Die Besitzdauer ist entscheidend
Der Kanton Bern bietet die grosszügigste Besitzdauer-Reduktion der Schweiz: Ab dem vollendeten fünften Besitzjahr sinkt die Steuer um 2 Prozent pro Jahr, bis maximal 70 Prozent nach 35 Jahren. Umgekehrt erhebt Bern bei sehr kurzer Besitzdauer Zuschläge – unter einem Jahr bis zu 70 Prozent. Wer kann, sollte den Verkaufszeitpunkt steuerlich mitdenken.
So senken Sie die Steuer
Der wirksamste Hebel ist die vollständige Dokumentation aller abzugsfähigen Aufwendungen: wertvermehrende Investitionen (Umbauten, energetische Sanierungen), Maklerprovision, Inseratekosten sowie Notariats- und Grundbuchgebühren. Werterhaltende Reparaturen sind dagegen nicht abzugsfähig – die Abgrenzung will sorgfältig gemacht sein.
Steueraufschub nutzen
In bestimmten Fällen wird die Steuer aufgeschoben statt sofort erhoben: bei Ersatzbeschaffung eines selbstbewohnten Eigenheims in engem zeitlichem Zusammenhang sowie bei Erbgang, Schenkung oder Eigentumswechsel unter Ehegatten. Die Steuer wird dann erst bei einem späteren definitiven Verkauf fällig. Wir koordinieren die Details auf Wunsch mit Ihrem Treuhänder.
Was das für Bern-Mittelland bedeutet
Im Kanton Bern sind die Preise für Wohneigentum über die letzten zwölf Monate um rund 2.8 bis 2.9 % gestiegen (RealAdvisor, Stand August 2026). Innerhalb der Region ist die Spannweite gross: In der Stadt Bern werden Eigentumswohnungen in Zentrumslagen über 10’200 CHF/m² gehandelt, in Köniz um 7’900, in ländlicheren Gemeinden des Kiesentals oder Gürbetals deutlich darunter. Eine schweizweite Faustregel führt deshalb regelmässig in die Irre — massgebend ist immer die konkrete Lage.
Die Berner Besonderheiten
Der Kanton Bern gewährt bei der Grundstückgewinnsteuer die grosszügigste Besitzdauer-Reduktion der Schweiz: ab dem fünften Besitzjahr 2 % pro Jahr, bis maximal 70 % nach 35 Jahren. Bei sehr kurzer Haltedauer greifen umgekehrt Zuschläge. Gewinne unter CHF 5’200 sind steuerfrei; per 30. Juni 2026 trat zudem eine Praxisänderung in Kraft. Die Handänderungssteuer beträgt 1.8 % des Kaufpreises und wird üblicherweise von der Käuferschaft getragen. Wer diese drei Grössen kennt, kann den Nettoerlös eines Verkaufs realistisch abschätzen.

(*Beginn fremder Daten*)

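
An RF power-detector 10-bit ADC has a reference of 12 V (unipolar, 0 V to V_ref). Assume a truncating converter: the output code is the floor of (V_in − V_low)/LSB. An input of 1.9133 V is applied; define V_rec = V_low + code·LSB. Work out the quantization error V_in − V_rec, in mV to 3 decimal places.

LSB = 12/2^10 = 11.719 mV.
Scaled input = 163.2683 LSBs, so code = 163.
V_rec = 0 + 163·0.0117188 = 1.9101562 V.
Difference: 0.00314375 V → 3.144 mV.

3.144 mV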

So gehen wir in Bern-Mittelland vor
In der Praxis beginnt jedes Mandat mit einer lagegenauen Einschätzung statt einer Pauschalzahl: Wir schauen auf die konkrete Gemeinde, das Quartier, den Objekttyp und den baulichen Zustand und vergleichen mit realen Transaktionen aus der Region. Erst danach besprechen wir die Strategie — beim Verkauf etwa die Frage, ob offen oder diskret über unser Off-Market-Netzwerk vermarktet wird, bei der Finanzierung den Vergleich über mehr als 25 Banken- und Versicherungspartner. Betreut werden Sie dabei direkt durch die Geschäftsführung, nicht durch wechselnde Ansprechpersonen. Wir arbeiten in Köniz, Liebefeld, Bern, Ostermundigen, Ittigen, Muri, Belp, Worb, Münsingen und über dreissig weiteren Gemeinden der Region — mit eigenen Marktdaten für jede davon. Das Erstgespräch ist kostenlos und unverbindlich.

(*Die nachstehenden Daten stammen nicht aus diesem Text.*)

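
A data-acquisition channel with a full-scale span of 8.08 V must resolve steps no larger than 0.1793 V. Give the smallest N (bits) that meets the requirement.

6 bits

Number of steps required ≥ 8.08 V / 0.1793 V = 45.06.
Need 2^N ≥ 45.06; 2^5 = 32, 2^6 = 64.
Minimum N = 6.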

Datengrundlage und Methodik
Die genannten Kennzahlen stützen sich auf öffentlich überprüfbare Quellen: Leitzins und geldpolitische Lagebeurteilung der Schweizerischen Nationalbank, den hypothekarischen Referenzzinssatz des Bundesamts für Wohnungswesen, die kantonalen Bestimmungen zu Grundstückgewinn- und Handänderungssteuer sowie Transaktions- und Angebotsdaten spezialisierter Marktdatenanbieter für den Raum Bern. Wo eine Zahl geschätzt ist, weisen wir sie als Schätzung aus, statt eine Genauigkeit vorzutäuschen, welche die Datenlage nicht hergibt. Marktdaten veralten: Massgebend ist der angegebene Stand, und vor einer Transaktion prüfen wir die Zahlen für Ihr konkretes Objekt neu. Dieser Beitrag vermittelt Orientierung und ersetzt keine Rechts- oder Steuerberatung im Einzelfall.